The four outputs are not forced into fixed width-by-height frames or cropped. Each keeps the source aspect ratio and is reduced only when its long edge exceeds that output's limit. DrowPack does not arbitrarily enlarge a source that is already smaller than the limit.
The actual specifications of all four files
When you click the ZIP button, DrowPack performs the following four operations independently, using the current preview canvas as the source. All four outputs are JPG files, but their long-edge dimensions, quality adjustments, and watermark settings differ according to purpose.
| Filename in the ZIP | Maximum long edge | Quality calculation | Watermark | Recommended use |
|---|---|---|---|---|
artwork_social.jpg | 1600px | Slider value, maximum 98 | None | General social posts and quick sharing |
artwork_portfolio.jpg | 2200px | Slider +2, maximum 99 | None | Portfolio display with finer detail |
artwork_sample_watermark.jpg | 1600px | Slider −4, minimum 82 | DrowPack SAMPLE | Commission and work-sample previews |
artwork_thumbnail.jpg | 600px | Slider −6, minimum 80 | None | Lists, cards, and small previews |
For example, with the default quality of 94, the values sent to the browser's JPG encoder are 0.94 for social, 0.96 for portfolio, 0.90 for sample, and 0.88 for thumbnail. This does not mean a file will be an exact number of megabytes. The final size varies with color variation, noise, transparent-background compositing, and the browser's encoder.

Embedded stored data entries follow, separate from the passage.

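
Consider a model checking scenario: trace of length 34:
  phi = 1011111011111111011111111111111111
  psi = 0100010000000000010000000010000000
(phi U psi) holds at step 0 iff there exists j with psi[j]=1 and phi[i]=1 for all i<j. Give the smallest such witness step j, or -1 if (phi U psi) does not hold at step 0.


(phi U psi) at 0: need smallest j with psi[j]=1 and phi[i]=1 for all i in [0,j).
Scan from step 0:
  step 0: phi=1, psi=0 -> continue
  step 1: psi=1 and phi held for [0,1) -> witness found
Witness step = 1

1


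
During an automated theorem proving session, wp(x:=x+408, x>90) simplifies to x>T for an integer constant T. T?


Formula: wp(x:=E, P) = P[E/x] (substitute E for x in postcondition)
Step 1: Postcondition: x>90
Step 2: Substitute x+408 for x: x+408>90
Step 3: Solve for x: x > 90-408 = -318

-318


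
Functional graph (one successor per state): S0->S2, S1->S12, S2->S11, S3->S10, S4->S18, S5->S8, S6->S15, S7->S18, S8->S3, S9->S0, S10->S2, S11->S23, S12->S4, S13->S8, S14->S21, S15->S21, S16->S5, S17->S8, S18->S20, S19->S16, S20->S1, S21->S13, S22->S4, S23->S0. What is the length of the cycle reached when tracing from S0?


Trace from S0 until a state repeats:
  S0 -> S2 -> S11 -> S23 -> S0
S0 first seen at step 0, revisited at step 4.
Cycle length = 4 - 0 = 4

4


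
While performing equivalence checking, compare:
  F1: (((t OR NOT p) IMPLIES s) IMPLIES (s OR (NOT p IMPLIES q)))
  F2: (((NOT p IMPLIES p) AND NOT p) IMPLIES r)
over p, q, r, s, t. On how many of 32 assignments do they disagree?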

Why resizing is based on the long edge
Forcing portrait and landscape art into one fixed resolution can distort or crop one direction. DrowPack calculates the scale from whichever dimension of the current canvas is longer.

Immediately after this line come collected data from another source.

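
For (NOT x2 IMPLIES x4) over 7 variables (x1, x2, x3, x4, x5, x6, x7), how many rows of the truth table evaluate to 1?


Formula: (NOT x2 IMPLIES x4) over 7 vars (128 rows)
Evaluate each row (x1, x2, x3, x4, x5, x6, x7 as bits, MSB first):
  row 0 [0000000]: (NOT 0 IMPLIES 0) -> 0
  row 1 [0000001]: (NOT 0 IMPLIES 0) -> 0
  row 2 [0000010]: (NOT 0 IMPLIES 0) -> 0
  row 3 [0000011]: (NOT 0 IMPLIES 0) -> 0
  row 4 [0000100]: (NOT 0 IMPLIES 0) -> 0
  (every remaining row is evaluated the same way; all 128 results are listed next)
Full result column, 8 rows per line (x1,x2,x3,x4 fixed per line; x5,x6,x7 runs 000..111 left to right):
  rows 0-7 [x1,x2,x3,x4=0000]: 00000000  (ones: 0)
  rows 8-15 [x1,x2,x3,x4=0001]: 11111111  (ones: 8)
  rows 16-23 [x1,x2,x3,x4=0010]: 00000000  (ones: 0)
  rows 24-31 [x1,x2,x3,x4=0011]: 11111111  (ones: 8)
  rows 32-39 [x1,x2,x3,x4=0100]: 11111111  (ones: 8)
  rows 40-47 [x1,x2,x3,x4=0101]: 11111111  (ones: 8)
  rows 48-55 [x1,x2,x3,x4=0110]: 11111111  (ones: 8)
  rows 56-63 [x1,x2,x3,x4=0111]: 11111111  (ones: 8)
  rows 64-71 [x1,x2,x3,x4=1000]: 00000000  (ones: 0)
  rows 72-79 [x1,x2,x3,x4=1001]: 11111111  (ones: 8)
  rows 80-87 [x1,x2,x3,x4=1010]: 00000000  (ones: 0)
  rows 88-95 [x1,x2,x3,x4=1011]: 11111111  (ones: 8)
  rows 96-103 [x1,x2,x3,x4=1100]: 11111111  (ones: 8)
  rows 104-111 [x1,x2,x3,x4=1101]: 11111111  (ones: 8)
  rows 112-119 [x1,x2,x3,x4=1110]: 11111111  (ones: 8)
  rows 120-127 [x1,x2,x3,x4=1111]: 11111111  (ones: 8)
Count of 1-rows = 0+8+0+8+8+8+8+8+0+8+0+8+8+8+8+8 = 96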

- It reads the current canvas dimensions. If you have applied a resize, the modified canvas becomes the source.
- It finds the longer of the width and height. When that value is less than or equal to the output limit, the current size is preserved.
- It calculates a scale only when the limit is exceeded. The same ratio is applied to width and height, preserving the aspect ratio.

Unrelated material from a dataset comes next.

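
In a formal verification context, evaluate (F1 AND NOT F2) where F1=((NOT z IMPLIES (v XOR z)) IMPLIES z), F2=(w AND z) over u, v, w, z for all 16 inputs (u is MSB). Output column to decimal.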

- It draws according to the high-quality resampling option. For a large reduction, progressive downscaling through intermediate sizes can reduce edge loss.
The package does not reread the originally uploaded file. It starts from the canvas currently shown in the preview. If you have applied AI editing or a manual resize, that result is also reflected in all four JPG files.
A practical way to choose the quality slider
Raising JPG quality to 100 makes files larger, but it does not make every image visibly better. Flat colors and thick lines are relatively stable under stronger compression, while small type, fine lines, and textured art may show blocks or ringing first.
| Source characteristics | Suggested starting value | What to inspect | How to adjust |
|---|---|---|---|
| Thick lines, simple color fields | 88–92 | Artifacts around outlines | Lower it to save space if the result stays clean |
| General illustration | 92–95 | Eyes, hair, and small decorations | Raise by 1–2 when details break down |
| Poster with text | 94–97 | Small letter strokes and high-contrast edges | Compare a PNG export if type looks soft |
| Photography and gradients | 90–94 | Smooth changes such as skies and skin | Raise gradually if banding appears |
The quality value is an encoder input, not an absolute score. Make the final choice by viewing the output at its real use size. For a 600px thumbnail in particular, a readable silhouette and strong contrast in a list matter more than how it looks when enlarged.
Five steps before creating the package
- Confirm the rights and the final artwork. Select only an image you created or have permission to use.
- Preview any transparent background. JPG cannot preserve transparency, so check that the final background color is intentional.
- Check the canvas dimensions. For an excessively large source, use aspect-ratio-preserving resize to set a practical working size first.
- Choose quality and create the ZIP. Start with the default, then compare one or two representative small details.
- Open each of the four files in the ZIP. Check its name, pixel dimensions, sample watermark, and thumbnail readability.
Post-download review checklist
- Do all four files have the same aspect ratio as the source?
- Was the portfolio file left at its source size instead of being enlarged unnecessarily?
- Is the sample watermark visible without completely covering the artwork's focal point?
- Is the subject immediately readable when the thumbnail is viewed at 100%?
- Are JPG artifacts around thin lines and small type within an acceptable range?
- Have you removed any private layers, personal information, or signature that should not be published?
A platform's recommended resolution can change. DrowPack's four outputs are general-purpose presets designed to reduce repetitive exports. If your destination requires specific pixel dimensions, follow that destination's specification first.